Orchestration of a game
The diagram below shows the main classes involved in the unfolding of a game episode between multiple agents, again without knowing the details of the agents or of the games. The point of contact with the outside of the library is made up of the Contest class which is responsible for bringing together one or more agents around the table. Those must all inherit from the abstract Agent class and there is also a special agent to interface with the outside of the library, in order to allow a human player or external AI to take part in the game.
The exact progress of a game is left to the care of the Scheduler class whose role is:
- to inquire about the order in which each agent should play,
- to collect the list of actions that are accessible to each of them,
- to communicate this list to them,
- to take note in return of the selected action,
- to transmit this action to the game in order to make it evolve accordingly,
- to notify agents of the new state of the game,
- to report all these steps to keep the user of the library informed of the game episode progress.
These different steps are illustrated in more detail on the sequence diagram below. In order to accommodate all kinds of patterns that may arise in a board game, an episode is sliced into a succession of Rounds, themselves organized in a sequence of Turns.
The idea of a Round is very close to what is traditionally found in a board game, that is to say that it gives the opportunity to each player to play once. This is not mandatory, however, as some players may well have to skip their turn or play multiple times. A Turn, on the other hand, allows one or more players to play simultaneously. Concretely, no agent is informed of the selected actions or of the resulting game state until this phase is not completely resolved. If no concomitant choice is required, a Turn will only involve one agent.

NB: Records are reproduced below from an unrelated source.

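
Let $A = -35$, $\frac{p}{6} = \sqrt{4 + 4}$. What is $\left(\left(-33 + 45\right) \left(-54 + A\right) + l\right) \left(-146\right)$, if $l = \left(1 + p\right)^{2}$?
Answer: $113734 - 3504 \sqrt{2} \approx 1.0878 \cdot 10^{5}$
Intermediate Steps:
$p = 12 \sqrt{2}$ ($p = 6 \sqrt{4 + 4} = 6 \sqrt{8} = 6 \cdot 2 \sqrt{2} = 12 \sqrt{2} \approx 16.971$)
$l = \left(1 + 12 \sqrt{2}\right)^{2} \approx 322.94$
$\left(\left(-33 + 45\right) \left(-54 + A\right) + l\right) \left(-146\right) = \left(\left(-33 + 45\right) \left(-54 - 35\right) + \left(289 + 24 \sqrt{2}\right)\right) \left(-146\right) = \left(12 \left(-89\right) + \left(289 + 24 \sqrt{2}\right)\right) \left(-146\right) = \left(-1068 + \left(289 + 24 \sqrt{2}\right)\right) \left(-146\right) = \left(-779 + 24 \sqrt{2}\right) \left(-146\right) = 113734 - 3504 \sqrt{2}$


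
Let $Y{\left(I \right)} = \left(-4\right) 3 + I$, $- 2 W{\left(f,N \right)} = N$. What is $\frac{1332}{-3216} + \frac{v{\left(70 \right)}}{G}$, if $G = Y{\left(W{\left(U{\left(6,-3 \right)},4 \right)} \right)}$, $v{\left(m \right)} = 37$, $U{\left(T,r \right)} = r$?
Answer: $- \frac{5735}{1876} \approx -3.057$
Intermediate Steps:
$W{\left(f,N \right)} = - \frac{N}{2}$
$Y{\left(I \right)} = -12 + I$
$G = -14$ ($G = -12 - 2 = -14$)
$\frac{1332}{-3216} + \frac{v{\left(70 \right)}}{G} = \frac{1332}{-3216} + \frac{37}{-14} = 1332 \left(- \frac{1}{3216}\right) + 37 \left(- \frac{1}{14}\right) = - \frac{111}{268} - \frac{37}{14} = - \frac{5735}{1876}$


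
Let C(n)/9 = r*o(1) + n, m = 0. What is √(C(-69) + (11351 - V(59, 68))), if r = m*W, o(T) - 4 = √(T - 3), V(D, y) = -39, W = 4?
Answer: 11*√89 ≈ 103.77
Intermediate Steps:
o(T) = 4 + √(-3 + T) (o(T) = 4 + √(T - 3) = 4 + √(-3 + T))
r = 0 (r = 0*4 = 0)
C(n) = 9*n (C(n) = 9*(0*(4 + √(-3 + 1)) + n) = 9*(0*(4 + √(-2)) + n) = 9*(0*(4 + I*√2) + n) = 9*(0 + n) = 9*n)
√(C(-69) + (11351 - V(59, 68))) = √(9*(-69) + (11351 - 1*(-39))) = √(-621 + (11351 + 39)) = √(-621 + 11390) = √10769 = 11*√89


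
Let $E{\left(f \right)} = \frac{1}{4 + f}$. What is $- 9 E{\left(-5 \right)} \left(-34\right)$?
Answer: $-306$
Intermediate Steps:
$- 9 E{\left(-5 \right)} \left(-34\right) = - \frac{9}{4 - 5} \left(-34\right) = - \frac{9}{-1} \left(-34\right) = \left(-9\right) \left(-1\right) \left(-34\right) = 9 \left(-34\right) = -306$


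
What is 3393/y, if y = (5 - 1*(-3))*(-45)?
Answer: -377/40 ≈ -9.4250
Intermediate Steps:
y = -360 (y = (5 + 3)*(-45) = 8*(-45) = -360)
3393/y = 3393/(-360) = 3393*(-1/360) = -377/40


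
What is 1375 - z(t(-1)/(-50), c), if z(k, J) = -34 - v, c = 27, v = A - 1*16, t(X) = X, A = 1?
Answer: 1394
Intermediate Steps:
v = -15 (v = 1 - 1*16 = 1 - 16 = -15)
z(k, J) = -19 (z(k, J) = -34 - 1*(-15) = -34 + 15 = -19)
1375 - z(t(-1)/(-50), c) = 1375 - 1*(-19) = 1375 + 19 = 1394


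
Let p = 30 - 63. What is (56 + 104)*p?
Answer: -5280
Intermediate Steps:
p = -33
(56 + 104)*p = (56 + 104)*(-33) = 160*(-33) = -5280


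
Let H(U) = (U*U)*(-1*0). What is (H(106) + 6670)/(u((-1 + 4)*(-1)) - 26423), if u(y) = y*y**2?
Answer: -29/115 ≈ -0.25217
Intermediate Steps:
u(y) = y**3
H(U) = 0 (H(U) = U**2*0 = 0)
(H(106) + 6670)/(u((-1 + 4)*(-1)) - 26423) = (0 + 6670)/(((-1 + 4)*(-1))**3 - 26423) = 6670/((3*(-1))**3 - 26423) = 6670/((-3)**3 - 26423) = 6670/(-27 - 26423) = 6670/(-26450) = 6670*(-1/26450) = -29/115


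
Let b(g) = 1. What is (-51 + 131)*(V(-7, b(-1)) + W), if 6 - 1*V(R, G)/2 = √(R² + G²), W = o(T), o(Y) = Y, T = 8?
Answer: 1600 - 800*√2 ≈ 468.63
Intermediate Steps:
W = 8
V(R, G) = 12 - 2*√(G² + R²) (V(R, G) = 12 - 2*√(R² + G²) = 12 - 2*√(G² + R²))
(-51 + 131)*(V(-7, b(-1)) + W) = (-51 + 131)*((12 - 2*√(1² + (-7)²)) + 8) = 80*((12 - 2*√(1 + 49)) + 8) = 80*((12 - 10*√2) + 8) = 80*(20 - 10*√2) = 1600 - 800*√2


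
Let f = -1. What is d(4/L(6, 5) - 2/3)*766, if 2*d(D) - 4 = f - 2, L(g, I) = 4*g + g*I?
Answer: 383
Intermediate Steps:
L(g, I) = 4*g + I*g
d(D) = ½ (d(D) = 2 + (-1 - 2)/2 = 2 + (½)*(-3) = 2 - 3/2 = ½)
d(4/L(6, 5) - 2/3)*766 = (½)*766 = 383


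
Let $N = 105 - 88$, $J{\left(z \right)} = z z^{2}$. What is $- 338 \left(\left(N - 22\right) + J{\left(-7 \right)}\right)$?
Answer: $117624$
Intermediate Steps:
$J{\left(z \right)} = z^{3}$
$N = 17$ ($N = 105 - 88 = 17$)
$- 338 \left(\left(N - 22\right) + J{\left(-7 \right)}\right) = - 338 \left(\left(17 - 22\right) + \left(-7\right)^{3}\right) = - 338 \left(\left(17 - 22\right) - 343\right) = - 338 \left(-5 - 343\right) = \left(-338\right) \left(-348\right) = 117624$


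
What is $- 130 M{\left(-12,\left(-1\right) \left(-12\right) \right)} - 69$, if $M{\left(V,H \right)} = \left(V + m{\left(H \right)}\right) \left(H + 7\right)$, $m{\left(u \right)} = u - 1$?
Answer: $2401$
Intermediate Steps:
$m{\left(u \right)} = -1 + u$
$M{\left(V,H \right)} = \left(7 + H\right) \left(-1 + H + V\right)$ ($M{\left(V,H \right)} = \left(V + \left(-1 + H\right)\right) \left(H + 7\right) = \left(-1 + H + V\right) \left(7 + H\right) = \left(7 + H\right) \left(-1 + H + V\right)$)
$- 130 M{\left(-12,\left(-1\right) \left(-12\right) \right)} - 69 = - 130 \left(-7 + \left(\left(-1\right) \left(-12\right)\right)^{2} + 6 \left(\left(-1\right) \left(-12\right)\right) + 7 \left(-12\right) + \left(-1\right) \left(-12\right) \left(-12\right)\right) - 69 = - 130 \left(-7 + 12^{2} + 6 \cdot 12 - 84 + 12 \left(-12\right)\right) - 69 = - 130 \left(-7 + 144 + 72 - 84 - 144\right) - 69 = \left(-130\right) \left(-19\right) - 69 = 2470 - 69 = 2401$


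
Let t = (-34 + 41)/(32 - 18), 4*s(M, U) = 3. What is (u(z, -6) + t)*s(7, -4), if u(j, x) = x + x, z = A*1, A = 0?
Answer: -69/8 ≈ -8.6250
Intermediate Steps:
s(M, U) = ¾ (s(M, U) = (¼)*3 = ¾)
t = ½ (t = 7/14 = 7*(1/14) = ½ ≈ 0.50000)
z = 0 (z = 0*1 = 0)
u(j, x) = 2*x
(u(z, -6) + t)*s(7, -4) = (2*(-6) + ½)*(¾) = (-12 + ½)*(¾) = -23/2*¾ = -69/8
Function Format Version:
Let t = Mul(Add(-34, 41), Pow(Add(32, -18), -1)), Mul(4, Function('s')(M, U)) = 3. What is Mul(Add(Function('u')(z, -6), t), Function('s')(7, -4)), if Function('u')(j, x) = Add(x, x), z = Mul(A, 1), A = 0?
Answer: Rational(-69, 8) ≈ -8.6250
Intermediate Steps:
Function('s')(M, U) = Rational(3, 4) (Function('s')(M, U) = Mul(Rational(1, 4), 3) = Rational(3, 4))
t = Rational(1, 2) (t = Mul(7, Pow(14, -1)) = Mul(7, Rational(1, 14)) = Rational(1, 2) ≈ 0.50000)
z = 0 (z = Mul(0, 1) = 0)
Function('u')(j, x) = Mul(2, x)
Mul(Add(Function('u')(z, -6), t), Function('s')(7, -4)) = Mul(Add(Mul(2, -6), Rational(1, 2)), Rational(3, 4)) = Mul(Add(-12, Rational(1, 2)), Rational(3, 4)) = Mul(Rational(-23, 2), Rational(3, 4)) = Rational(-69, 8)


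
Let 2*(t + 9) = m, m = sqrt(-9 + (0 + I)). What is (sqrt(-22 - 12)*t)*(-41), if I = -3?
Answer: 41*sqrt(102) + 369*I*sqrt(34) ≈ 414.08 + 2151.6*I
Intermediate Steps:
m = 2*I*sqrt(3) (m = sqrt(-9 + (0 - 3)) = sqrt(-9 - 3) = sqrt(-12) = 2*I*sqrt(3) ≈ 3.4641*I)
t = -9 + I*sqrt(3) (t = -9 + (2*I*sqrt(3))/2 = -9 + I*sqrt(3) ≈ -9.0 + 1.732*I)
(sqrt(-22 - 12)*t)*(-41) = (sqrt(-22 - 12)*(-9 + I*sqrt(3)))*(-41) = (sqrt(-34)*(-9 + I*sqrt(3)))*(-41) = ((I*sqrt(34))*(-9 + I*sqrt(3)))*(-41) = (I*sqrt(34)*(-9 + I*sqrt(3)))*(-41) = -41*I*sqrt(34)*(-9 + I*sqrt(3))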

The content of a Round is by no means fixed, because it is the game itself that decides its content before it begins. It can therefore be modified as needed according to the circumstances and thus allows complex game patterns. In other words, an IGameState instance can decide on the exact content of a Round in terms of playing order, while the Scheduler class orchestrates the game correspondingly to pass all the information between the stakeholders.
Conclusion
This chapter was an opportunity to define the high-level objectives of this project and to review the main design choices that were implemented to achieve them. Next chapter will get to the core of the matter by starting to tackle an issue that has been avoided so far: the concrete realization of an AI.